Lorsqu’elle revit Stéphane quelques jours après, elle interrogea anxieusement le visage du jeune marin, espérant y lire le mépris et redoutant cependant d’être méprisée. Elle ne put rien deviner de ce qui se passait dans le cœur du jeune homme ; il lui sembla plutôt joyeux que triste. Mais son père était là, et peut-être dissimulait-il devant lui sa véritable humeur. Il paraissait tout à fait maître de lui à présent. Son teint d’oriental avait repris sa pureté, et sa voix n’avait plus cet éclat nerveux et métallique du premier soir, si pénible à entendre.

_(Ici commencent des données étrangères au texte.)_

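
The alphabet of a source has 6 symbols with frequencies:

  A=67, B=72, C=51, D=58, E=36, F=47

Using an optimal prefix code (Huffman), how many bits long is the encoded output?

854

Build the Huffman tree bottom-up:
E(36) + F(47) → 83
C(51) + D(58) → 109
A(67) + B(72) → 139
83 + 109 → 192
139 + 192 → 331
The encoded length is the sum of every internal node's weight: 83 + 109 + 139 + 192 + 331 = 854 bits.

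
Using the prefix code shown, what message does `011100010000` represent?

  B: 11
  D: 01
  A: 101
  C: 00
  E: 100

DBCDCC

Read left to right; each codeword is recognised as soon as it completes (prefix code):
  01→D | 11→B | 00→C | 01→D | 00→C | 00→C
Decoded message: DBCDCC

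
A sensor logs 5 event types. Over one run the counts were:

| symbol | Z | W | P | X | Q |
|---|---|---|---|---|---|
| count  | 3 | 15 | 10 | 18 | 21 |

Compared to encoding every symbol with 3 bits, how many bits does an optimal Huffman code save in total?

54

Fixed-length: 3 bits × 67 symbols = 201 bits.
Huffman merges:
combine Z(3), P(10) → 13
combine 13, W(15) → 28
combine X(18), Q(21) → 39
combine 28, 39 → 67
Huffman total = 13 + 28 + 39 + 67 = 147 bits.
Saving = 201 − 147 = 54 bits.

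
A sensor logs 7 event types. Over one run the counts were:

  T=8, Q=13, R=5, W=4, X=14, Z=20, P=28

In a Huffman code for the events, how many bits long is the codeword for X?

Repeatedly merge the two smallest:
merge W(4) and R(5): 9
merge T(8) and 9: 17
merge Q(13) and X(14): 27
merge 17 and Z(20): 37
merge 27 and P(28): 55
merge 37 and 55: 92
X's leaf is at depth 3, giving a 3-bit codeword.

3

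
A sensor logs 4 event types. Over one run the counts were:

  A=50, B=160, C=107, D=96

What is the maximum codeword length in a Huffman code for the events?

Merge the two lowest-weight nodes at each step:
combine A(50), D(96) → 146
combine C(107), 146 → 253
combine B(160), 253 → 413
Maximum depth reached is 3.

3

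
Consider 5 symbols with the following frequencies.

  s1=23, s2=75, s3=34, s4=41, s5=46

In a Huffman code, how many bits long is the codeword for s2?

2

Repeatedly merge the two smallest:
s1(23) + s3(34) → 57
s4(41) + s5(46) → 87
57 + s2(75) → 132
87 + 132 → 219
s2's leaf is at depth 2, giving a 2-bit codeword.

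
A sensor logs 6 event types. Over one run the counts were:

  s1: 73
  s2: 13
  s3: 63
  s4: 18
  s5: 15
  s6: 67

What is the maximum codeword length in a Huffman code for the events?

4

Merge the two lowest-weight nodes at each step:
s2(13) + s5(15) → 28
s4(18) + 28 → 46
46 + s3(63) → 109
s6(67) + s1(73) → 140
109 + 140 → 249
Maximum depth reached is 4.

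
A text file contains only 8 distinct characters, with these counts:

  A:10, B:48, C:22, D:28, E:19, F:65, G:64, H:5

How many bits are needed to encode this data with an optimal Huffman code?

703

Greedily combine the two least-frequent nodes:
merge H(5) and A(10): 15
merge 15 and E(19): 34
merge C(22) and D(28): 50
merge 34 and B(48): 82
merge 50 and G(64): 114
merge F(65) and 82: 147
merge 114 and 147: 261
Total encoded bits = sum of merged weights = 15 + 34 + 50 + 82 + 114 + 147 + 261 = 703.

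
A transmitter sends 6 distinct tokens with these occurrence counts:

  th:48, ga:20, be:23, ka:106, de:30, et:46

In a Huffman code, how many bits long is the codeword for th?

Huffman merges, smallest pair first:
merge ga(20) and be(23): 43
merge de(30) and 43: 73
merge et(46) and th(48): 94
merge 73 and 94: 167
merge ka(106) and 167: 273
The subtree containing th is merged 3 times, so code length = 3.

3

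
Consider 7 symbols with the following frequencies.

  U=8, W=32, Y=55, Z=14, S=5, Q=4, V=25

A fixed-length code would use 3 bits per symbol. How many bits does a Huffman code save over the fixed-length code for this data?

86

Fixed-length: 3 bits × 143 symbols = 429 bits.
Huffman merges:
combine Q(4), S(5) → 9
combine U(8), 9 → 17
combine Z(14), 17 → 31
combine V(25), 31 → 56
combine W(32), Y(55) → 87
combine 56, 87 → 143
Huffman total = 9 + 17 + 31 + 56 + 87 + 143 = 343 bits.
Saving = 429 − 343 = 86 bits.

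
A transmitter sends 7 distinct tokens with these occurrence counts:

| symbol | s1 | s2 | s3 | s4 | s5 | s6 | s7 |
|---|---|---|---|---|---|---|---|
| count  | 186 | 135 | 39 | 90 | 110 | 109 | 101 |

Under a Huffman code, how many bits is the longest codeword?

4

Merge the two lowest-weight nodes at each step:
s3(39) + s4(90) → 129
s7(101) + s6(109) → 210
s5(110) + 129 → 239
s2(135) + s1(186) → 321
210 + 239 → 449
321 + 449 → 770
Maximum depth reached is 4.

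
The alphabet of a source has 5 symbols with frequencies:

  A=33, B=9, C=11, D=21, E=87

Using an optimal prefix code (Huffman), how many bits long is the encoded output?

296

Build the Huffman tree bottom-up:
B(9) + C(11) → 20
20 + D(21) → 41
A(33) + 41 → 74
74 + E(87) → 161
Each symbol's bit-cost is frequency × depth; summing gives 296 bits (equivalently 20 + 41 + 74 + 161).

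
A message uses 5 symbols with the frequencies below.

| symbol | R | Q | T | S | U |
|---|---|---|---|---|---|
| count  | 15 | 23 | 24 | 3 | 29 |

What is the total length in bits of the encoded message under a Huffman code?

206

Greedily combine the two least-frequent nodes:
combine S(3), R(15) → 18
combine 18, Q(23) → 41
combine T(24), U(29) → 53
combine 41, 53 → 94
The encoded length is the sum of every internal node's weight: 18 + 41 + 53 + 94 = 206 bits.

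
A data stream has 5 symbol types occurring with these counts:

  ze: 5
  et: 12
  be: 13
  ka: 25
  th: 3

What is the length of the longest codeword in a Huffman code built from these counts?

Merge the two lowest-weight nodes at each step:
combine th(3), ze(5) → 8
combine 8, et(12) → 20
combine be(13), 20 → 33
combine ka(25), 33 → 58
Maximum depth reached is 4.

4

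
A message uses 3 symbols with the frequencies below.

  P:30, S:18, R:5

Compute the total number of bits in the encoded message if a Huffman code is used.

76

Greedily combine the two least-frequent nodes:
combine R(5), S(18) → 23
combine 23, P(30) → 53
The encoded length is the sum of every internal node's weight: 23 + 53 = 76 bits.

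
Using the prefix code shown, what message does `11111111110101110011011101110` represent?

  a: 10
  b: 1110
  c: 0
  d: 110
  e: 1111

eedabcdbb

Read left to right; each codeword is recognised as soon as it completes (prefix code):
  1111→e | 1111→e | 110→d | 10→a | 1110→b | 0→c | 110→d | 1110→b | 1110→b
Decoded message: eedabcdbb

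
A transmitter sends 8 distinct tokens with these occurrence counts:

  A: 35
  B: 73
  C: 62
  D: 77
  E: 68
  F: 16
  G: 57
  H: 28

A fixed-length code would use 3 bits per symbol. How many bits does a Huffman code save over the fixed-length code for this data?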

Il faisait beau déjà, les journées étaient plus longues, la température s’était tout à fait adoucie. Stéphane proposa une promenade.

— As-tu déjà vu le Trou aux Chiens, Lucienne ? dit M. Lemercier.

— Non, père, dit la jeune fille.

— Eh bien, allons-y ; nous pourrons admirer de là le soleil couchant.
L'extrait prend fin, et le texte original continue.